With Goldman Sachs announcing a big third quarter this morning, a day after JPMorgan Chase announced an even bigger third quarter, there’s likely to be some “retention payments” made this holiday season.
Last year, Goldman dodged the public uproar by simply not giving bonuses. But with profits on the rebound, and the balance sheet back where it usually is, not paying up is apparently not an option.
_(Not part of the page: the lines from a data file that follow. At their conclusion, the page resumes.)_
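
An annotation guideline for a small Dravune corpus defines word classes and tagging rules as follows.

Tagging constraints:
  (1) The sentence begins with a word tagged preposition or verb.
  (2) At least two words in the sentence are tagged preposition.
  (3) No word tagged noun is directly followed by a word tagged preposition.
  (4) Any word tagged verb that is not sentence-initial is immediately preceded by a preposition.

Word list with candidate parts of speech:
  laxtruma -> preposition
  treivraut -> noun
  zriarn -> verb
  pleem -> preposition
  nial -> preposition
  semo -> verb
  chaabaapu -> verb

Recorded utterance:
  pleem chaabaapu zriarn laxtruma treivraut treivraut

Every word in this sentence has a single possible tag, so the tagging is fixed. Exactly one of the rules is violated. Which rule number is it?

4

Fixed tagging: preposition verb verb preposition noun noun.
Checking each rule: R1 ✓, R2 ✓, R3 ✓, R4 ✗.
Only rule 4 fails.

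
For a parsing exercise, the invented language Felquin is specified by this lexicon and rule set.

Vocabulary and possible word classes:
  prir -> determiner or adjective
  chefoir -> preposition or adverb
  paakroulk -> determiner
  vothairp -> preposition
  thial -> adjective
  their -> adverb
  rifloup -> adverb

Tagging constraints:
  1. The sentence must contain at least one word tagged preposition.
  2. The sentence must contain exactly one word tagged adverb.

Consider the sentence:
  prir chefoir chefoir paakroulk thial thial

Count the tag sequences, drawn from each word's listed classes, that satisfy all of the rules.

4

Candidates per position — 1:prir {determiner,adjective}; 2:chefoir {preposition,adverb}; 3:chefoir {preposition,adverb}; 4:paakroulk {determiner}; 5:thial {adjective}; 6:thial {adjective}.
There are 8 candidate sequences in total.
The sequences that satisfy every rule: determiner preposition adverb determiner adjective adjective; determiner adverb preposition determiner adjective adjective; adjective preposition adverb determiner adjective adjective; adjective adverb preposition determiner adjective adjective.
Count = 4.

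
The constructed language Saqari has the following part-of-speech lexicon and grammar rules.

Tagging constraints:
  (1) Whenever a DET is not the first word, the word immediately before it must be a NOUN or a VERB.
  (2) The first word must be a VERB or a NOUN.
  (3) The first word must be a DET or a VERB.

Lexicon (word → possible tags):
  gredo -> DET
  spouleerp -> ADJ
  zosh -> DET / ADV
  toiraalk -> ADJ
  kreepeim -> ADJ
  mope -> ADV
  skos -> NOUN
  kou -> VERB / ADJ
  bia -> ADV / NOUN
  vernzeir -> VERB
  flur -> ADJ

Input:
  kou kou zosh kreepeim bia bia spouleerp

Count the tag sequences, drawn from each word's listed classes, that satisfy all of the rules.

12

Candidates per position — 1:kou {VERB,ADJ}; 2:kou {VERB,ADJ}; 3:zosh {DET,ADV}; 4:kreepeim {ADJ}; 5:bia {ADV,NOUN}; 6:bia {ADV,NOUN}; 7:spouleerp {ADJ}.
There are 32 candidate sequences in total.
Checking each against the rules leaves 12 sequences.
Count = 12.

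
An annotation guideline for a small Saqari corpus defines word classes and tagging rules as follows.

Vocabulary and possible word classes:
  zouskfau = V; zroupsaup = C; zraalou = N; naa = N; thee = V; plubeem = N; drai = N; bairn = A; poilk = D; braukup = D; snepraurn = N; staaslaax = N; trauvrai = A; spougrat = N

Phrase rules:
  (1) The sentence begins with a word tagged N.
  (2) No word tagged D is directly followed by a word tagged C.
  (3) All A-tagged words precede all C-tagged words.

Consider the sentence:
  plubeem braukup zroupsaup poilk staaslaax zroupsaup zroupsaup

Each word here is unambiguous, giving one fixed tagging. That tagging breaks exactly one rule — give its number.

Fixed tagging: N D C D N C C.
Applying the rules: R1 pass, R2 fail, R3 pass.
Only rule 2 fails.

2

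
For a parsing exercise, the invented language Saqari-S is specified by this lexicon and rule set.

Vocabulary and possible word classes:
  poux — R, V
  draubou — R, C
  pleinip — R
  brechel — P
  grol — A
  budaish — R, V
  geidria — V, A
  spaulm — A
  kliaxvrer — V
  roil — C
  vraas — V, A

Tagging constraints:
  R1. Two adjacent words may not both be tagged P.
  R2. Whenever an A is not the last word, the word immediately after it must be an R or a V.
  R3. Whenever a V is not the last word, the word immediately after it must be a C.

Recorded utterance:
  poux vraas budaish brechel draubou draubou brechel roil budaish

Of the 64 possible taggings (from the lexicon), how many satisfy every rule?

Candidates per position — 1:poux {R,V}; 2:vraas {V,A}; 3:budaish {R,V}; 4:brechel {P}; 5:draubou {R,C}; 6:draubou {R,C}; 7:brechel {P}; 8:roil {C}; 9:budaish {R,V}.
There are 64 candidate sequences in total.
Checking each against the rules leaves 8 sequences.
Count = 8.

8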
The WSJ says Goldman is already plotting exactly how it can break some sizable bonus numbers to an increasinly unemployed public. So they’re having CEO Lloyd Blankfein–whose 2007 bonus was a record-breaking $68 million–talk about when he sold peanuts at Yankee Stadium. And maybe they’ll give some money to charity, since people seem to like charities.
How will it play?
One expert quoted by the WSJ, who thinks the public won’t much like the news, went for the obligatory “lipstick on a pig” metaphor. There will be grumbling, of course, and no shortage of editorials, I imagine, but will it reach that fever pitch we got to with A.I.G. last year?
Given the role Attorney General Andrew Cuomo played in that drama, perhaps Goldman should also be plotting how to break the news to him as well.
One person who already isn’t happy: Matt Taibbi, who thinks the press is already going soft on the financial giants.